Je me souviens d’un quidam qui a envoyé ce message à Hamed : « Etoile d’Etat, tu as bon cœur. Mais tes collaborateurs vont te perdre !! Ils refusent de nous donner l’argent que tu leur as remis pour nous !».
Des flatteurs, des zélateurs, des affabulateurs, des arnaqueurs mais également des personnes dans de vrais besoins vitaux lançaient des piques pour recevoir leur part de générosité.
Un jour par un temps libre, je me renseigne auprès des proches « sociaux » d’Hamed et de quelques cousins chargés des affaires de Séguéla, ainsi que ceux qui suivent les personnes en difficulté sociale pour son compte à Abidjan. Ce n’est pas mon travail. Mais la vie politique et sociale du Ministre d’Etat s’invitait nécessairement dans le travail de Cabinet et il fallait tenir compte de certaines réalités pour mieux se concentrer sur le vrai travail. Je retrace ses dépenses privées, ses dons et contributions à des personnes sur 6 mois.
Un jour qu’il est étendu dans son canapé et sans stress, par conséquent, sans risque de colère, je rentre dans son bureau et lui présente le point de mes recherches et la reconstitution de certains actes de charité.
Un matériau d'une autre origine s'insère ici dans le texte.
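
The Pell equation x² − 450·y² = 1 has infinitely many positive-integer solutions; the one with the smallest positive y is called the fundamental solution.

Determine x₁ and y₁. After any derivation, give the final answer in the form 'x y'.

√450 → a₀=21, period (4,1,2,4,2,1,4,42); ℓ=8 even so k=7
i=0: a=21 ⇒ p=21, q=1
i=1: a=4 ⇒ p=85, q=4
i=2: a=1 ⇒ p=106, q=5
i=3: a=2 ⇒ p=297, q=14
i=4: a=4 ⇒ p=1294, q=61
i=5: a=2 ⇒ p=2885, q=136
i=6: a=1 ⇒ p=4179, q=197
i=7: a=4 ⇒ p=19601, q=924
fundamental: x₁=19601, y₁=924  (since 384199201 − 450·853776 = 1)

19601 924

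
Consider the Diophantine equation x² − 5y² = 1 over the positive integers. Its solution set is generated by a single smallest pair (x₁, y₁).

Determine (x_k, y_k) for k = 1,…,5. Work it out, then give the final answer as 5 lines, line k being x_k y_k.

9 4
161 72
2889 1292
51841 23184
930249 416020

√5 = [2; 4, …], period ℓ=1 (odd) → k=1
k=0  a_k=2  p_k/q_k = 2/1
k=1  a_k=4  p_k/q_k = 9/4
→ (9, 4).  Check: 9²=81, 5·4²=80, difference 1.
k=2:  x_2 = 9·9+5·4·4 = 161,  y_2 = 9·4+4·9 = 72
k=3:  x_3 = 9·161+5·4·72 = 2889,  y_3 = 9·72+4·161 = 1292
k=4:  x_4 = 9·2889+5·4·1292 = 51841,  y_4 = 9·1292+4·2889 = 23184
k=5:  x_5 = 9·51841+5·4·23184 = 930249,  y_5 = 9·23184+4·51841 = 416020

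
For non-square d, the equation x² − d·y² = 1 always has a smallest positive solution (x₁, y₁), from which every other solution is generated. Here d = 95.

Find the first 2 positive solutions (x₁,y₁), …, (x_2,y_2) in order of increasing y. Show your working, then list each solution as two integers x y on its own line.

39 4
3041 312

√95 = [9; 1,2,1,18, …], period ℓ=4 (even) → k=3
k=0  a_k=9  p_k/q_k = 9/1
k=1  a_k=1  p_k/q_k = 10/1
k=2  a_k=2  p_k/q_k = 29/3
k=3  a_k=1  p_k/q_k = 39/4
(x₁, y₁) = (39, 4);  39² − 95·4² = 1 ✓
k=2:  x_2 = 39·39+95·4·4 = 3041,  y_2 = 39·4+4·39 = 312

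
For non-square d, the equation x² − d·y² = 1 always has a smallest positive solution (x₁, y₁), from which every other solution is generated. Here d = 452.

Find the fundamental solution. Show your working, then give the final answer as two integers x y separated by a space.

1204353 56648

d=452: √d = [21; 3,1,5,3,10,3,5,1,3,42] (ℓ=10, even), read p_9/q_9
step 0: (21, 1)  from 21·(1,0) + (0,1)
…
step 3: (489, 23)  from 5·(85,4) + (64,3)
…
step 6: (49579, 2332)  from 3·(16009,753) + (1552,73)
…
step 8: (313483, 14745)  from 1·(263904,12413) + (49579,2332)
step 9: (1204353, 56648)  from 3·(313483,14745) + (263904,12413)
→ (1204353, 56648).  Check: 1204353²=1450466148609, 452·56648²=1450466148608, difference 1.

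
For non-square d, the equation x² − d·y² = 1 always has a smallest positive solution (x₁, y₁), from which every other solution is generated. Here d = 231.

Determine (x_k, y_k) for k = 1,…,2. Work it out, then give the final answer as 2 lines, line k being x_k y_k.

76 5
11551 760

[15; 5,30] for √231; ℓ=2 ⇒ convergent index 1
k=0  a_k=15  p_k/q_k = 15/1
k=1  a_k=5  p_k/q_k = 76/5
fundamental: x₁=76, y₁=5  (since 5776 − 231·25 = 1)
(76+5√231)^2 = 11551 + 760√231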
Hamed est choqué. Il se lève du canapé, lit chaque détail de ses dépenses et secoue la tête. Il passe un coup de fil à son Conseiller Technique Ouattara Aboubakar., dont il était proche. Je crois que c’est de ce jour qu’il a pris la résolution de faire des dépenses sociales plus structurantes, dont le Lycée d’Excellence des Jeunes Filles de Séguéla.
Lorsqu’il est devenu Maire d’Abobo et qu’il parcourait les rues de la Commune où des familles luttaient pour assurer leur pitance quotidienne, il a réalisé combien de petits appuis sociaux pouvaient réellement transformer la vie des gens sérieux.
A partir de 2019, il a commencé à moins dépenser dehors…
HEY ALLAH !!!!
Il y avait un autre collaborateur externe d’Hamed Bakayoko très sérieux et non fonctionnaire . Mais il avait le mauvais rôle. C’est lui qui était chargé des finances personnelles du Ministre mais également de ses gestes de générosité. Par conséquent, il était exposé à toutes les critiques et accusations. Hamed avait confiance en lui, moi aussi. Il était rigoureux, organisé et d’une nature simple, mais émotionnellement fragile. Il avait pris tellement de coups d’anonymes de la ville, de ses collègues, il avait tellement été stressé qu’il avait le regard livide.
Un jour, Hamed est déjà sous une pression, donc agité. Et quelqu’un l’appelle au téléphone pour lui dire qu’il n’a pas encore reçu l’aide financière promise, or entre la décision d’aider et le moment de la mise à disposition des finances, il peut s’écouler des jours et souvent des semaines. Les Proches d’Hamed ne le savent pas.
Quand l’appel arrive, Hamed est déjà agité par une situation. Il appelle Coulibaly à son bureau : « Toi-là, tu es obligé de voler mon argent ? Attends-moi, je vais te tuer aujourd’hui !!! » . Le jeune paniqué s’écrie : « Hey Allah !!! » et commence à pleurer.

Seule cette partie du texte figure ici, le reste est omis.